During the summer of 2022, the RCMRD team and various government agricultural officers hosted training sessions in five different regions in Kenya, inviting trainees from diverse backgrounds and different levels of experience that could also improve the data campaign approach. These training sessions aimed to impart the objectives of the Helmets project and focus on camera setup and technicalities. Similar trainings took place in Tanzania in April, led by partners Sixbert Mourice and Winfried Mbungu from the Sokoine University of Agriculture (SUA). Lutheran World Relief hosted three successful training sessions utilizing OpenDataKit in Segou and Sikasso in Mali in January 2022 and January 2023.
The training sessions were excellent opportunities to work closely with those collecting the majority of the data and to extend the “scientific hand” to those who would not usually be involved.

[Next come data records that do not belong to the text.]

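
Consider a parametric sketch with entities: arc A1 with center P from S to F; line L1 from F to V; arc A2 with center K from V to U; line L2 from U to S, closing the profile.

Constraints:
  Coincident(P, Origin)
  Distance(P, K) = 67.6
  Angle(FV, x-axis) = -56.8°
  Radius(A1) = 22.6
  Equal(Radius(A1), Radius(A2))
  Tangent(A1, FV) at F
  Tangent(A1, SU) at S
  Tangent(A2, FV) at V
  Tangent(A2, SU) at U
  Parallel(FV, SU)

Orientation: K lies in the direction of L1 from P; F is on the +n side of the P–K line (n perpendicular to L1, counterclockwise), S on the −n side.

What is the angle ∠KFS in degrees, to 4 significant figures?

71.51°

The slot axis is L1's direction at -56.8°, so u = (cos -56.8°, sin -56.8°) = (0.5476, -0.8368) and n = (−sin -56.8°, cos -56.8°) = (0.8368, 0.5476). P is at the origin and K lies 67.6 along u from P, so K = 67.6·u = (37.02, -56.57). Tangency of A1 to both parallel lines with radius 22.6 puts F and S at P ± 22.6·n: F = (18.91, 12.37), S = (-18.91, -12.37). Then cos ∠KFS = FK·FS / (|FK||FS|), giving 71.51°.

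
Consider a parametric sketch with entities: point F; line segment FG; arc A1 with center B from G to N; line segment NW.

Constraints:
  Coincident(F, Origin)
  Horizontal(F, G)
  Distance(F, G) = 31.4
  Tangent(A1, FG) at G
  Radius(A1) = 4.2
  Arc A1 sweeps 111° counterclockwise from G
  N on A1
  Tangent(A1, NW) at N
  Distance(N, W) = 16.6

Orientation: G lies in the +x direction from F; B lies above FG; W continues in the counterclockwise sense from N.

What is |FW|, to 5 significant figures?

36.225

On A1, G sits at bearing -90° from B; a 111° counterclockwise sweep puts N at bearing 21°, so N = B + 4.2·(cos 21°, sin 21°) = (35.321, 5.7051). Tangency of A1 to NW means the radius BN is perpendicular to NW, so NW runs along (−sin 21°, cos 21°); with |NW| = 16.6, W = (29.372, 21.203). Then |FW| = |W − F| = 36.225.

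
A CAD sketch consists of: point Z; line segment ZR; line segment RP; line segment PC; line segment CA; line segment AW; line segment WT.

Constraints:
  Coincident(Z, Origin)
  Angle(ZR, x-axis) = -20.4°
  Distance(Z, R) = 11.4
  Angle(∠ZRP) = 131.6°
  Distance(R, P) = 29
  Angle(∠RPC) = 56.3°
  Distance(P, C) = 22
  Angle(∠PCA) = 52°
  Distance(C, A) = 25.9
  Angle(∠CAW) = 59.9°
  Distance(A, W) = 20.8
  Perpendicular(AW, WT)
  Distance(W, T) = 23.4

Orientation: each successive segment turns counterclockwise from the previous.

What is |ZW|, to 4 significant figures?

38.08

∠PCA = 52.0° gives CA at -80.30° from the x-axis; with |CA| = 25.9, A = (21.28, -5.459). ∠CAW = 59.9° gives AW at 39.80° from the x-axis; with |AW| = 20.8, W = (37.26, 7.855). Then |ZW| = |W − Z| = 38.08.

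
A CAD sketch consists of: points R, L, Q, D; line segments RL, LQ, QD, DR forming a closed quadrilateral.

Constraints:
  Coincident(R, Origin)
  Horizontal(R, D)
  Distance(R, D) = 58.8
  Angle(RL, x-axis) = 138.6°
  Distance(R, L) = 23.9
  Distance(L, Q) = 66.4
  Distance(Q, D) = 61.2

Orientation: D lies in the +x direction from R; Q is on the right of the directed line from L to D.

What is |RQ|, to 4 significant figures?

44.57

Checks: |LQ| = 66.40 ✓; |QD| = 61.20 ✓.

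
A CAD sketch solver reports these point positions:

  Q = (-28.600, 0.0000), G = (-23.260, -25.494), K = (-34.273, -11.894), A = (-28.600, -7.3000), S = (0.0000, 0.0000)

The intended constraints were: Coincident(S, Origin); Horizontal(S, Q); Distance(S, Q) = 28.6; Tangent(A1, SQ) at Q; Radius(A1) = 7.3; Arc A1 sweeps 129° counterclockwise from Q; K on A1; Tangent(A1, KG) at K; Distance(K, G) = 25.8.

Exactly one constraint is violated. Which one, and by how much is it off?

Distance(K, G) = 25.8 — off by 8.30.

S = (0.00, 0.00) ✓; S.y = 0.00, Q.y = 0.00 ✓; |SQ| = 28.60 ✓; ∠(AQ, QS) = 90.00° ✓; |AQ| = 7.300 ✓; bearing(A→K) − bearing(A→Q) = 129.0° ✓; |AK| = 7.300 ✓; ∠(AK, KG) = 90.00° ✓; |KG| = 17.50 ✗.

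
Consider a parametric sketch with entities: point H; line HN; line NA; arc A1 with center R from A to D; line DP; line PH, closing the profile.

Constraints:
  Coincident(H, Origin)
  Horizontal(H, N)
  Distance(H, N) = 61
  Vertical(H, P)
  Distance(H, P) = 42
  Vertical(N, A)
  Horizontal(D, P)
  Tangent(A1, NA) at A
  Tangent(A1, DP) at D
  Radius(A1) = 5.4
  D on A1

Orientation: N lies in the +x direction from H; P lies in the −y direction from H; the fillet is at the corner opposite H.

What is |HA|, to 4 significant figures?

71.14

H is at the origin; HN is horizontal with |HN| = 61.0 and N on the +x side, so N = (61.00, 0.000). H and P share the same x with |HP| = 42.0 and P on the −y side, so P = (0.000, -42.00). The virtual corner opposite H is at (61.00, -42.00). Tangency of A1 to NA means the radius RA is perpendicular to NA and since A1 is tangent to DP there, RD ⟂ DP, with radius 5.4, so the center R sits 5.4 in from both sides at R = (55.60, -36.60). That places the tangent points at A = (61.00, -36.60) on NA and D = (55.60, -42.00) on DP. Then |HA| = |A − H| = 71.14.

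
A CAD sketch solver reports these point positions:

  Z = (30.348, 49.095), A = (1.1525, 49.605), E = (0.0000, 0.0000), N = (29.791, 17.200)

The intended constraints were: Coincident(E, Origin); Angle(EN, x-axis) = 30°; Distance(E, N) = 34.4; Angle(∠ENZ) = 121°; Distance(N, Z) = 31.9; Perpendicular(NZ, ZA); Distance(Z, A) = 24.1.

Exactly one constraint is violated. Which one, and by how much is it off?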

Fostering relationships with local people is an exciting way to nurture new connections between the scientific and citizen worlds and bring diverse backgrounds and viewpoints to improve data collection methods.
Partners
NASA Harvest and Helmets hope to continue collaborating with our main partners – RCMRD, Lutheran World Relief, Makerere University Kampala, Sokoine University of Agriculture, and Radiant Earth Foundation – to continue to improve tools and data collection methods. These partnerships are integral to continuing the data-gathering process after the main project is completed, leading to lasting, longitudinal relationships that continue to expand datasets. Project sustainability is highly prioritized so that the benefits and partnerships gained along the way are long lasting and fruitful.
University partnerships, in particular, offer a meaningful opportunity for collaboration with scientists and students in these partner countries. The University of Maryland and the Sokoine University of Agriculture have collaborated on other projects such as AgriSens-STARS, ECAAS, AGRA, and now Helmets, strengthening integral relationships simultaneously. Faculty partners like Dr. Joyce Nakatumba-Nabende, Director of the AI Lab at Makerere University, support the connection and more recently, the National Space Research and Development Agency (NASRDA) of Nigeria requested their own set of Helmets kits. They have already led a series of trainings in-country in preparation for a data campaign this season.
Looking Forward
As the first phase of the Helmets project comes to a close, the team is exploring new opportunities to sustain the initiative in the long-term. The Helmets approach is designed to be scalable and adaptable to a wide variety of contexts and EO research and to enable multi-season and multi-country data campaigns.
Currently, the Helmets team is looking for new partners who can benefit from and adapt these workstreams to support and scale our approach in new contexts. Through additional funding, we can expand the Helmets Kits program and provide more teams with the resources to launch data campaigns and continue to to build NASA Harvest’s CropHarvest dataset.
From the beginning, the mission of Helmets has been to develop an innovative pipeline for generating crop-type maps in partnership with local organizations to build regional capacity for EO and ML research in support of food security. This first iteration of the Helmets project has demonstrated interest and demand from such partners and the capacity to scale the approach successfully.